I’ve always thought of it as a calm place.

But today, with Vincent behind me, I’m not calm. My whole body is humming with anticipation. I feel electric, like I’m one good spark away from combustion.

“Sometimes I come up here to read,” I explain, feeling suddenly embarrassed as I stop in front of the window bracketed by shelves crammed with battered old paperbacks. This was a stupid idea. It’s not romantic, and it’s not very practical. We’d probably be way better off in Vincent’s car. “It’s a little dusty and, like, aggressively dark academia, but I feel weird sitting downstairs where the staff can see me. It always feels like they’re mad at me for reading for hours without buying something. Which is stupid, because they’re really nice here. But they never come up here. Nobody does. So, it’s . . . private.”

Vincent doesn’t make fun of me or the weird little attic that I haunt.

Instead, he sets his sunflowers down on the bench under the window and advances toward me until my shoulders hit the shelf behind me. He crowds me in, blocking out the cool draft from the old, rain-streaked window and casting us both in soft shadows.

“Please tell me that you didn’t bring me up here to read poetry,” he says.

I feign a frown. “What else would we do?”

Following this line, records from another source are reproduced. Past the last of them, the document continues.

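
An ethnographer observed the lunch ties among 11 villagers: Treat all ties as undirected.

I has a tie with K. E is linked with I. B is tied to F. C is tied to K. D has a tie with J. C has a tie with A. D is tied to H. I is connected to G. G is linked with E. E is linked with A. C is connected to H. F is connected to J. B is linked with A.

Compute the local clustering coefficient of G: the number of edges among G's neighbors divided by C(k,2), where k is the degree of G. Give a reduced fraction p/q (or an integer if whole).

G's neighbors: E and I (k = 2).
Possible neighbor pairs: C(2,2) = 1. Edges among them: E–I → e = 1.
Clustering(G) = 1/1.

1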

Vincent takes my face in his hands, but he doesn’t kiss me right away. Not as urgently as I need to be kissed. He holds me so we’re nose to nose, his warm breath coming in slow, steady puffs against my face while mine gets stuck somewhere in my chest. And, yeah, all right. I totally brought this upon myself by choosing the wrong moment to give him cheek. But this is just cruel.

“So mean,” I whine.

“I thought you said I was too nice to you,” Vincent counters. Then, after a moment of silence that tells me he’s replaying our conversation, he asks, “Could you touch my hair again?”

I open my mouth to tease him, because I’m sure he’s teasing me, but then I catch the little glint of self-consciousness in his face and remember when I ran my hands through his hair on his birthday. Vincent likes his hair played with. I don’t have to be asked twice to indulge him: I reach up, thrust my fingers into the soft thicket of his hair, and graze my nails back and forth across his scalp, tugging softly and then soothing with gentle presses of my fingertips.

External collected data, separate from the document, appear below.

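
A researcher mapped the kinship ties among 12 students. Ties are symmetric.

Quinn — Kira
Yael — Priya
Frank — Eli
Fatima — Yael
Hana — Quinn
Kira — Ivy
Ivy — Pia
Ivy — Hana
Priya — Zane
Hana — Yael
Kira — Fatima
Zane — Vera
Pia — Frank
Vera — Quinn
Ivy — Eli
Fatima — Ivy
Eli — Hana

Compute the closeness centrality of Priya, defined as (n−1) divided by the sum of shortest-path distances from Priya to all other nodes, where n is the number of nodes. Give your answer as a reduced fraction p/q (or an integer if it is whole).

Distances from Priya: Eli:3, Fatima:2, Frank:4, Hana:2, Ivy:3, Kira:3, Pia:4, Quinn:3, Vera:2, Yael:1, Zane:1. Sum = 28.
n = 12, so closeness = 11/28.

11/28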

I watch, entranced, as his eyelids flutter and his throat bobs.

“How’s that?”

He hums. And then he melts, exhaling a long and heavy breath like he’s finally shrugged some unbearable weight off his shoulders. Seeing him so vulnerable and so relaxed makes me want to say things that I don’t think I’m entirely ready to say.

So, I roll up onto my toes and kiss what I can reach. His chin. His jaw. The corner of his mouth.

“I missed you,” I admit in a whisper. And then, because I’m nothing if not horrible at dealing with my emotions: “See what happens when you ask nicely?”

Vincent ducks his head and catches my lips with his.

And this time, it’s not nice. Not at all.